El editor junto a la escritora Sara Mesa.

-Supongo que ha leído el libro de Martí Gómez sobre los Lara. ¿Se reconoce en el relato que se hace de su relación con el fundador de Planeta y sus herederos?

-Todavía no lo he leído. Pero sí me reconozco, claro, en mi libro Un día en la vida de un editor, donde hay un texto titulado "Homenaje a José Manuel Lara Bosh: un editor que era ante todo el constructor de un imperio".

-A veces da la sensación de que los autores cuando se reúnen hablan sobre todo de dinero. ¿De qué hablan los editores cuando están solos?

-De muchas cosas, algunas impublicables. Y también, con pasión, de sus autores y sus libros. Y entre mis muchos colegas amigos, la idea es que vengan "llorados", por utilizar una famosa frase de Manuel Vicent.

-¿Qué título de Anagrama sigue pensando años después que merece una mejor recepción y qué obra le hubiera gustado incorporar a su catálogo?

-Como en todos los catálogos de buena literatura, demasiados libros excelentes. Y me hubiera gustado poder incorporar las Obras Completas de Borges.

Firmando libros junto a Marta Sanz. Firmando libros junto a Marta Sanz.

Firmando libros junto a Marta Sanz.

-Mucho antes de que habláramos de cuotas y listas cremallera, Anagrama demostró una intuición acusada por la literatura escrita por mujeres. ¿A qué se debió ese interés?

-En efecto, desde los años 70 publicamos autoras feministas, empezando por Juliet Mitchell, un auténtico icono de la época. Y en literatura, en nuestro catálogo hay muchas y excelentes autoras. Por ejemplo, entre los 10 primeros títulos de Panorama de narrativas, figuran cinco títulos de escritoras: Dos damas muy serias de Jane Bowles, Batallas de amor de Grace Paley, A pleno sol y La máscara de Ripley de Patricia Highsmith, y La mujer oculta de Colette.

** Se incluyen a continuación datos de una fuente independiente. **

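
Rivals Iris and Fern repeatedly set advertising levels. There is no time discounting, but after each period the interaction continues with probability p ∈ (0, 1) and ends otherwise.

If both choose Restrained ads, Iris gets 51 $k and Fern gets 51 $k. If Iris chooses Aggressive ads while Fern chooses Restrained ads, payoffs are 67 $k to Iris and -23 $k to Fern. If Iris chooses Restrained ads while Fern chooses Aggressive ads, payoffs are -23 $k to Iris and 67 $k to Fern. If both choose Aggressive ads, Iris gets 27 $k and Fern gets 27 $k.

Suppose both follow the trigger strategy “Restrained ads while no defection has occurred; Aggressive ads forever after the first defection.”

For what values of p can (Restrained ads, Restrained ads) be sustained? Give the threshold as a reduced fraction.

2/5

With no time discounting, the continuation probability p plays the role of the discount factor.
Grim-trigger IC: 51/(1−p) ≥ 67 + 27p/(1−p) ⇒ p ≥ (67−51)/(67−27) = 2/5.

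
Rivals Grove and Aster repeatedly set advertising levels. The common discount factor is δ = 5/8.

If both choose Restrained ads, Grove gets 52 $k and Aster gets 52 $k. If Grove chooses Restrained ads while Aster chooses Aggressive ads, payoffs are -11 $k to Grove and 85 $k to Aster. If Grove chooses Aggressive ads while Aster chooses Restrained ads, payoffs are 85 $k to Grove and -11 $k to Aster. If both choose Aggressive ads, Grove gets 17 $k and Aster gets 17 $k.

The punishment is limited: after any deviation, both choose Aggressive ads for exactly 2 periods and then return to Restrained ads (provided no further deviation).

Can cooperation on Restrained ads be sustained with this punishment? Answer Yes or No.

IC: δ+…+δ^2 ≥ (85−52)/(52−17) = 33/35.
At δ = 5/8: partial sum = 1.0156 ≥ 0.9429. Cooperation sustainable.

Yes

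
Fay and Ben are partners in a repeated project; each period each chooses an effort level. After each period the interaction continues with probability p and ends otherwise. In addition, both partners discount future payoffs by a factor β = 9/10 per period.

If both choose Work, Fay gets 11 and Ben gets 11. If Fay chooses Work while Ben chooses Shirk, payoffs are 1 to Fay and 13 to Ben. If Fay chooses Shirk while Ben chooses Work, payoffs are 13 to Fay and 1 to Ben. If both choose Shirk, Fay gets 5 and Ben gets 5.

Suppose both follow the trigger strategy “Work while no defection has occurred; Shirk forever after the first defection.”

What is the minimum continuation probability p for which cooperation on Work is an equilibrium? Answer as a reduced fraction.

5/18

With continuation probability p and discount β, the effective per-period discount factor is βp.
Grim-trigger IC: βp ≥ (13−11)/(13−5) = 1/4.
So p ≥ (1/4)/(9/10) = 5/18.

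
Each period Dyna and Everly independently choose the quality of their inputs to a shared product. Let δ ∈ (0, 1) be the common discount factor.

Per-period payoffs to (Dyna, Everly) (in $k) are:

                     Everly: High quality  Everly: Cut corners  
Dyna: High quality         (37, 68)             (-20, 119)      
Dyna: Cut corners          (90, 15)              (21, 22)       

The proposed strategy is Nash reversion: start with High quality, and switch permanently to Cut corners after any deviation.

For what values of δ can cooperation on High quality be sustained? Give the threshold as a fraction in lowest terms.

For Dyna: deviation gain 90−37 = 53, per-period punishment loss 37−21 = 16. IC gives δ ≥ 53/69.
For Everly: gain 51, loss 46 per period, so δ ≥ 51/97.
The tighter constraint is Dyna's, so cooperation needs δ ≥ 53/69.

53/69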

-Ha encontrado un filón al sur, con nombres como las andaluzas Sara Mesa, Cristina Morales, Marina Perezagua o el murciano Miguel Ángel Hernández, que conviven con los autores que como Marta Sanz o Milena Busquets se dieron a conocer en las grandes capitales. ¿Qué tendencias observa entre esas nuevas firmas, algunas permeables a la herencia realista de Chirbes?

-Pueden rastrearse huellas, en efecto, de Rafael Chirbes o de Emmanuel Carrère o de Françoise Sagan, por ejemplo, en algunos casos. Sin embargo, todas ellas poseen una cualidad nada fácil: una voz propia.

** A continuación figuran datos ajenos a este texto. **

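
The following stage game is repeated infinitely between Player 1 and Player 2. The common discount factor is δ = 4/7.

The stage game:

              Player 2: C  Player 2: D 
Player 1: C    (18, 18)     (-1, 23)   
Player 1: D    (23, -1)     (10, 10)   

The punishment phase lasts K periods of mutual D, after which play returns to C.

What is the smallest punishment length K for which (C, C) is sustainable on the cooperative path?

2

IC: δ(1−δ^K)/(1−δ) ≥ (23−18)/(18−10) = 5/8.
With δ = 4/7: need 1 − δ^K ≥ 5/8·(1−4/7)/(4/7), i.e. δ^K ≤ 0.5312.
Since (4/7)^1 = 0.5714 and (4/7)^2 = 0.3265, the smallest such K is 2.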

-Ahora que tiene más tiempo, ¿piensa dar el salto a la ficción?

-Excepto algún cuento poco memorable escrito en mi tierna juventud, luego sólo he publicado textos sobre la edición y nuestros autores y colegas.

-¿Qué será la fiesta del 50 cumpleaños que dará el 26 de septiembre en Barcelona?

-Un encuentro feliz con tantos autores, colaboradores, editores, libreros, periodistas y amigos.